African ‘Her’story: Dreaming the impossible

I know I already wrote about this amazing African woman, but after seeing her lecture, her story justifies another post.

To remind those of you about my previous post, Dr. Elavie Ndura, a Burundian Hutu genocide survivor and scholar, came to JMU to speak about her experiences. As the president of the Justice Studies Student Organization, I thought this event would be able to bring insight to all concentrations in the justice studies major: criminal, international, and social.

As it turns out, students in other majors were just as interested in hearing her lecture.

About 200 people came to listen to her story representing not only justice studies but education, social work, sociology, international relations, political science and communication fields, among others.

After explaining a little bit about the background of the Burundian conflict, Dr. Ndura told about her personal struggle in during the 1970s. She said that her ethnicity and the breakdown of other ethnicities in Burundi really shaped her life, as well as the lives of other citizens. They were taught a distinct divide between the Hutu and the Tutsi’s, a divide which was made much more public during the Rwandan Genocide roughly two decades later. In fact, she said that a well-known ideology about the relationship between Rwanda and Burundi is that when “Rwanda catches a cold, Burundi sneezes, and vice versa.” The Burundi Genocide had much relation to the Rwandan Genocide.

Since she was a Hutu, this meant she had to struggle through education starting with the first grade because of the psychological put-downs from the teachers who were Tutsi in majority.” To add to that struggle, she said that being a woman made it even harder.

“Africa in general and Burundi in particular, being a women sometimes brings some rather interesting experiences in cultures that believe the man is in charge all the time and if you’re a woman you should just sit with the children somewhere and let the men talk and do business.”

Because of her struggle in education, she had to work extra hard to prove that she was worth something.

“I had dreams, I had dreams to be something better than I saw anywhere around.”

She had to work hard to achieve her educational dreams, dreams that seemed impossible. After her elementary school, she was sent to a city 150 north of where she grew up.

“Everyone one of the 100 plus miles, I walked”

That wasn’t the last time she traveled across country for her education.  She later went to an elite high school that was about 150 miles away from her junior high school and again reached that destination by foot. She showed up to the school covered in dirt from the multiple day-long travel. When she got to the school, her name wasn’t on the roster, contrary to her acceptance forms. Her father had to beg to let her stay in school and the teachers made her prove that she was worthy to receive an education there. She did.

She says this is where she first learned about inequality. She saw people being dropped off right at the door from Mercedes cars. She thought, “I had to walk miles to get here. I’m going to compete with these children that can’t even be dropped off 2 yards away from the door?”

She wanted to try as hard as she could to beat everyone in the class and then sometime buy her own Mercedes.
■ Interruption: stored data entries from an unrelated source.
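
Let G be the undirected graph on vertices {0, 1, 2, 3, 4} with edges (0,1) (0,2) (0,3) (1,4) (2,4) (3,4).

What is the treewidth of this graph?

A width-2 tree decomposition is:
Bags: B1 = {0, 3, 4}  B2 = {0, 1, 4}  B3 = {0, 2, 4}
Tree: B1–B2, B2–B3
Every bag has size at most 3, so the width is 3 − 1 = 2 and tw(G) ≤ 2. The edges 0–3–4–1–0 form a cycle, so G is not a tree and its treewidth is at least 2. Therefore the treewidth is 2.

2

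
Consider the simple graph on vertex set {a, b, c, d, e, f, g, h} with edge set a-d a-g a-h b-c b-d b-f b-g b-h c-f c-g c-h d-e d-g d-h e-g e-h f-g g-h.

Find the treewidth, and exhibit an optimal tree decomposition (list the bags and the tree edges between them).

Treewidth 3.
One optimal decomposition is:
Bags: B1 = {b, c, f, g}  B2 = {b, c, g, h}  B3 = {b, d, g, h}  B4 = {a, d, g, h}  B5 = {d, e, g, h}
Tree: B1–B2, B2–B3, B3–B4, B3–B5

The largest bag has 4 vertices, giving width 3; this decomposition certifies tw(G) ≤ 3. On the other hand G contains the 4-clique {d, e, g, h}. A clique must lie in a single bag of any decomposition, so no decomposition can have width below 3. Hence tw(G) = 3 exactly.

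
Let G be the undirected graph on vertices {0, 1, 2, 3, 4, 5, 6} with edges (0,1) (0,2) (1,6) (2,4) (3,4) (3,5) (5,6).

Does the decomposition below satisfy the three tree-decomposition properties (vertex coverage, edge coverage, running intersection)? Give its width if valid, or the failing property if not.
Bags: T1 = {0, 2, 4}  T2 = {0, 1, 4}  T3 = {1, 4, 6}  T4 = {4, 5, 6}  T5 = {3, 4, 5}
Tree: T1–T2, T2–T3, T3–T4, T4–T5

Yes; width 2.

Vertex coverage: the bags together contain {0, 1, 2, 3, 4, 5, 6}, the full vertex set. Edge coverage: each edge of G has both endpoints in at least one bag. Running intersection: for every vertex, the bags containing it form a connected subtree. All three properties hold, so this is a valid tree decomposition of width max|bag| − 1 = 2, and hence tw(G) ≤ 2.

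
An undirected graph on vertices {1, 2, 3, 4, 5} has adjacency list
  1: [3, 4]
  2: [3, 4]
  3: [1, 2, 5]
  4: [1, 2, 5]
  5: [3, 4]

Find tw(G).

A width-2 tree decomposition is:
Bags: B1 = {2, 3, 4}  B2 = {3, 4, 5}  B3 = {1, 3, 4}
Tree: B1–B2, B2–B3
Each bag holds 3 vertices, so the decomposition has width 2, which upper-bounds the treewidth. The edges 2–4–5–3–2 form a cycle, so G is not a tree and its treewidth is at least 2. Therefore the treewidth is 2.

2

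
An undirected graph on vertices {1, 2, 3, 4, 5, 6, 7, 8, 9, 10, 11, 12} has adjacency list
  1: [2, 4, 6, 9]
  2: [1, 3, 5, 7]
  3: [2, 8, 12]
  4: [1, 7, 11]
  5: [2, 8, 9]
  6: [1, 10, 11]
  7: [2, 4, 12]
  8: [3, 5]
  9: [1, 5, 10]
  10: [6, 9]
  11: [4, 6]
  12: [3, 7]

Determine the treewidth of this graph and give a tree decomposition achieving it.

The largest bag has 4 vertices, giving width 3; this decomposition certifies tw(G) ≤ 3. For the lower bound: the 4 vertex sets {3,8,12}, {7}, {2}, {1,4,5,9} are disjoint, each induces a connected subgraph, and every pair is joined by at least one edge of G. Contracting each set to a single vertex therefore yields K_{4} as a minor, and since treewidth is minor-monotone, tw(G) ≥ tw(K_{4}) = 3. Hence tw(G) = 3 exactly.

Treewidth 3.
Bags: B1 = {3, 7, 8, 12}  B2 = {2, 3, 7, 8}  B3 = {2, 5, 7, 8}  B4 = {2, 4, 5, 7}  B5 = {1, 2, 4, 5}  B6 = {1, 4, 5, 9}  B7 = {1, 4, 9, 11}  B8 = {1, 6, 9, 11}  B9 = {6, 9, 10, 11}
Tree: B1–B2, B2–B3, B3–B4, B4–B5, B5–B6, B6–B7, B7–B8, B8–B9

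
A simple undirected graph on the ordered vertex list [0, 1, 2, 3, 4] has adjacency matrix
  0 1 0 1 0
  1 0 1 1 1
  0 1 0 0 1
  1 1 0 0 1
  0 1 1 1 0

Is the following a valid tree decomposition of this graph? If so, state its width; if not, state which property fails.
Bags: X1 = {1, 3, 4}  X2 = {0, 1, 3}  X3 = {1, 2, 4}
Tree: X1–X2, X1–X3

Vertex coverage: the bags together contain {0, 1, 2, 3, 4}, the full vertex set. Edge coverage: each edge of G has both endpoints in at least one bag. Running intersection: for every vertex, the bags containing it form a connected subtree. All three properties hold, so this is a valid tree decomposition of width max|bag| − 1 = 2, and hence tw(G) ≤ 2.

Yes; width 2.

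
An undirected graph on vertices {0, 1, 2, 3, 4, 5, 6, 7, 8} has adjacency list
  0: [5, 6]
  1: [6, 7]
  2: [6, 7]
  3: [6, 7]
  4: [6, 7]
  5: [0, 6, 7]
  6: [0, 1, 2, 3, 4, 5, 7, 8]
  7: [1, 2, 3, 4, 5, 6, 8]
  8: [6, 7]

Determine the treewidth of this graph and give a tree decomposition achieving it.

Treewidth 2.
Bags: B1 = {4, 6, 7}  B2 = {6, 7, 8}  B3 = {2, 6, 7}  B4 = {5, 6, 7}  B5 = {0, 5, 6}  B6 = {3, 6, 7}  B7 = {1, 6, 7}
Tree: B1–B2, B2–B3, B1–B4, B4–B5, B2–B6, B6–B7

The largest bag has 3 vertices, giving width 2; this decomposition certifies tw(G) ≤ 2. For the lower bound, the 3 vertices {0, 5, 6} are pairwise adjacent, and any tree decomposition puts a clique entirely inside one bag — forcing width ≥ 2. Combining the bounds, tw(G) = 2.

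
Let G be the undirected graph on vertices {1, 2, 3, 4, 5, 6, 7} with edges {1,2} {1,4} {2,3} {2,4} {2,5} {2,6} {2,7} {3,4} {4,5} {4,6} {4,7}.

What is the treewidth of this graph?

A width-2 tree decomposition is:
Bags: B1 = {2, 3, 4}  B2 = {2, 4, 5}  B3 = {1, 2, 4}  B4 = {2, 4, 7}  B5 = {2, 4, 6}
Tree: B1–B2, B2–B3, B1–B4, B3–B5
The largest bag has 3 vertices, giving width 2; this decomposition certifies tw(G) ≤ 2. Conversely, {1, 2, 4} is a clique of size 3, and the vertices of any clique must share a bag in every tree decomposition; so some bag has ≥ 3 vertices and tw(G) ≥ 2. Therefore the treewidth is 2.

2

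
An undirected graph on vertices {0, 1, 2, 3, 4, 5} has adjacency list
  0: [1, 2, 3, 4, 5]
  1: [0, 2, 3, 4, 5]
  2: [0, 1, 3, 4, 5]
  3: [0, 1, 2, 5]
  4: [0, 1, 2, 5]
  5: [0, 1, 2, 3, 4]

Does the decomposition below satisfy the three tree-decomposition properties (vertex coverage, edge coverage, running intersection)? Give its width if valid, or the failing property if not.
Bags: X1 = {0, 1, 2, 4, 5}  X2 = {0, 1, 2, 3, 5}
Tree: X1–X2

Checking the three conditions: (i) the bags cover all of {0, 1, 2, 3, 4, 5}; (ii) for each edge, some bag contains both endpoints; (iii) the bags containing any fixed vertex form a subtree. All hold, so the decomposition is valid with width 5 − 1 = 4.

Yes; width 4.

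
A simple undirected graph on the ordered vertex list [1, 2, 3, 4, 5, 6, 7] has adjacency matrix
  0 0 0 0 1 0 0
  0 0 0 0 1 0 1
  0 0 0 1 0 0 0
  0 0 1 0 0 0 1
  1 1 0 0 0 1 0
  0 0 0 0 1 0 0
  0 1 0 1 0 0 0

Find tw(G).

A width-1 tree decomposition is:
Bags: B1 = {2, 7}  B2 = {2, 5}  B3 = {1, 5}  B4 = {4, 7}  B5 = {5, 6}  B6 = {3, 4}
Tree: B1–B2, B2–B3, B1–B4, B2–B5, B4–B6
The largest bag has 2 vertices, giving width 1; this decomposition certifies tw(G) ≤ 1. G has an edge, so its treewidth is at least 1. The upper and lower bounds meet at 1, so that is the treewidth.

1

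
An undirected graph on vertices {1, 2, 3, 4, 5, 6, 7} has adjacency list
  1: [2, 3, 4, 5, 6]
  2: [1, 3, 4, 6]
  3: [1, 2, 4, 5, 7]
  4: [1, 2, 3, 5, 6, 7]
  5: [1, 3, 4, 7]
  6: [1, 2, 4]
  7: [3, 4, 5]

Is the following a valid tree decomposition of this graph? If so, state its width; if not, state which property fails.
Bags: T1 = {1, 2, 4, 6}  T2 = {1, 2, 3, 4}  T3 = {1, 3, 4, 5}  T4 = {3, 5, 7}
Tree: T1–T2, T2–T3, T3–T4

No — edge (4,7) lies in no bag.

A tree decomposition must satisfy three properties: every vertex lies in some bag; for every edge, both endpoints lie together in some bag; and for every vertex, the bags containing it form a connected subtree. Here edge (4,7) lies in no bag, so the decomposition is invalid.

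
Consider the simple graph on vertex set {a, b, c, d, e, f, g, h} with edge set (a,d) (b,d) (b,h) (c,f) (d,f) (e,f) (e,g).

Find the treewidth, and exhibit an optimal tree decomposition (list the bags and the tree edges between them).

Treewidth 1.
Bags: B1 = {e, f}  B2 = {d, f}  B3 = {b, d}  B4 = {b, h}  B5 = {e, g}  B6 = {c, f}  B7 = {a, d}
Tree: B1–B2, B2–B3, B3–B4, B1–B5, B2–B6, B3–B7

The largest bag has 2 vertices, giving width 1; this decomposition certifies tw(G) ≤ 1. Any graph with an edge has treewidth ≥ 1, and G has the edge f–e. Combining the bounds, tw(G) = 1.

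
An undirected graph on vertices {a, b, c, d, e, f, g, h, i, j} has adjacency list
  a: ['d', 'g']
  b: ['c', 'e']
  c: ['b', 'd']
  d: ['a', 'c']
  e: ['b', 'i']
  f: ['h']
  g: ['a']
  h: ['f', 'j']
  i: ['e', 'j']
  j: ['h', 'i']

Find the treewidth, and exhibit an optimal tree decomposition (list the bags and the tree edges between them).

Treewidth 1.
One optimal decomposition is:
Bags: B1 = {f, h}  B2 = {h, j}  B3 = {i, j}  B4 = {e, i}  B5 = {b, e}  B6 = {b, c}  B7 = {c, d}  B8 = {a, d}  B9 = {a, g}
Tree: B1–B2, B2–B3, B3–B4, B4–B5, B5–B6, B6–B7, B7–B8, B8–B9

Each bag holds 2 vertices, so the decomposition has width 1, which upper-bounds the treewidth. Any graph with an edge has treewidth ≥ 1, and G has the edge f–h. Combining the bounds, tw(G) = 1.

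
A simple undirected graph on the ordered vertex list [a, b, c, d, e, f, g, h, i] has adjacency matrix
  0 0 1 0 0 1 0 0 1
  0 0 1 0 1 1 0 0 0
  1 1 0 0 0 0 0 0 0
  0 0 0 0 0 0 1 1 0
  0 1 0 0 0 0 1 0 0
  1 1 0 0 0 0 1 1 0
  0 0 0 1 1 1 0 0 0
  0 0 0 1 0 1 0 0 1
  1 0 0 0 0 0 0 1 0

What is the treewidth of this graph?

3

A width-3 tree decomposition is:
Bags: B1 = {a, d, h, i}  B2 = {a, d, f, h}  B3 = {a, d, f, g}  B4 = {a, c, f, g}  B5 = {b, c, f, g}  B6 = {b, c, e, g}
Tree: B1–B2, B2–B3, B3–B4, B4–B5, B5–B6
Each bag holds 4 vertices, so the decomposition has width 3, which upper-bounds the treewidth. For the lower bound: the 4 vertex sets {d,h,i}, {a}, {f}, {b,c,e,g} are disjoint, each induces a connected subgraph, and every pair is joined by at least one edge of G. Contracting each set to a single vertex therefore yields K_{4} as a minor, and since treewidth is minor-monotone, tw(G) ≥ tw(K_{4}) = 3. The upper and lower bounds meet at 3, so that is the treewidth.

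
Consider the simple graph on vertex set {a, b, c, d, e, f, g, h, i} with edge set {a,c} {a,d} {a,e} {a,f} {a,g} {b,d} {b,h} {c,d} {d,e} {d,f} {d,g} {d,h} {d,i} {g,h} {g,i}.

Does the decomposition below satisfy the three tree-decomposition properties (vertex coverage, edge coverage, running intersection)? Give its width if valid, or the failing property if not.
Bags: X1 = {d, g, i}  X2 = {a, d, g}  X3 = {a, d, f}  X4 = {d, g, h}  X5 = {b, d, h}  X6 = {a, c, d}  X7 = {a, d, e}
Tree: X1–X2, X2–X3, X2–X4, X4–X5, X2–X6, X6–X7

Vertex coverage: the bags together contain {a, b, c, d, e, f, g, h, i}, the full vertex set. Edge coverage: each edge of G has both endpoints in at least one bag. Running intersection: for every vertex, the bags containing it form a connected subtree. All three properties hold, so this is a valid tree decomposition of width max|bag| − 1 = 2, and hence tw(G) ≤ 2.

Yes; width 2.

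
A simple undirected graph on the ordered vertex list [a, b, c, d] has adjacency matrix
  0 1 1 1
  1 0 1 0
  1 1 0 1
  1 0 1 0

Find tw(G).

A width-2 tree decomposition is:
Bags: B1 = {a, c, d}  B2 = {a, b, c}
Tree: B1–B2
Every bag has size at most 3, so the width is 3 − 1 = 2 and tw(G) ≤ 2. On the other hand G contains the 3-clique {a, c, d}. A clique must lie in a single bag of any decomposition, so no decomposition can have width below 2. Hence tw(G) = 2 exactly.

2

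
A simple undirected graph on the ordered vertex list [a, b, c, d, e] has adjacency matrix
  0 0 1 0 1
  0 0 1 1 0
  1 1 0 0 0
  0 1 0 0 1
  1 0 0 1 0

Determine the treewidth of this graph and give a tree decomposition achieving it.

Every bag has size at most 3, so the width is 3 − 1 = 2 and tw(G) ≤ 2. The edges a–c–b–d–e–a form a cycle, so G is not a tree and its treewidth is at least 2. Hence tw(G) = 2 exactly.

Treewidth 2.
Bags: B1 = {a, b, c}  B2 = {a, b, d}  B3 = {a, d, e}
Tree: B1–B2, B2–B3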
After she achieved the necessary education, she went to study in England. While she was there, she found out that her husband was captured during the genocide and poisoned in prison. She considered herself lucky because since her husband was poisoned, he was given a couple months to live, as opposed to being killed immediately. She came back to spend some time with her husband before his death.

During this time, high school boys were being killed, older men were being killed. They were burying mass graves for the dead bodies. All of Dr. Ndura’s uncles were killed.

Despite those tragedies, she was able to tell humorous stories about her life. She said

“when you lead a difficult life, you have to find ways to insert happy moments because one happy moment can make you live for a long time.”

She came to the United States as a refugee, and soon found out about the racism. She said she learned the hard way about the effects of racism.  Even in the United States, when her children were young, they were chased by baseball bats on several occasions.  Because of that, she moved to Virginia where she now teaches at George Mason University.

Because of her struggles and her experiences, she dedicated her studies to peace education and has been working to prevent atrocities that lead to and result from genocide.  At GMU, she teaches peace education and is on several committees and council that perform peace advocacy work.  “I’m still dreaming. I haven’t finished,” she said.

This past August, Dr. Ndura was able to buy her own Mercedes.

What a truly remarkable African woman.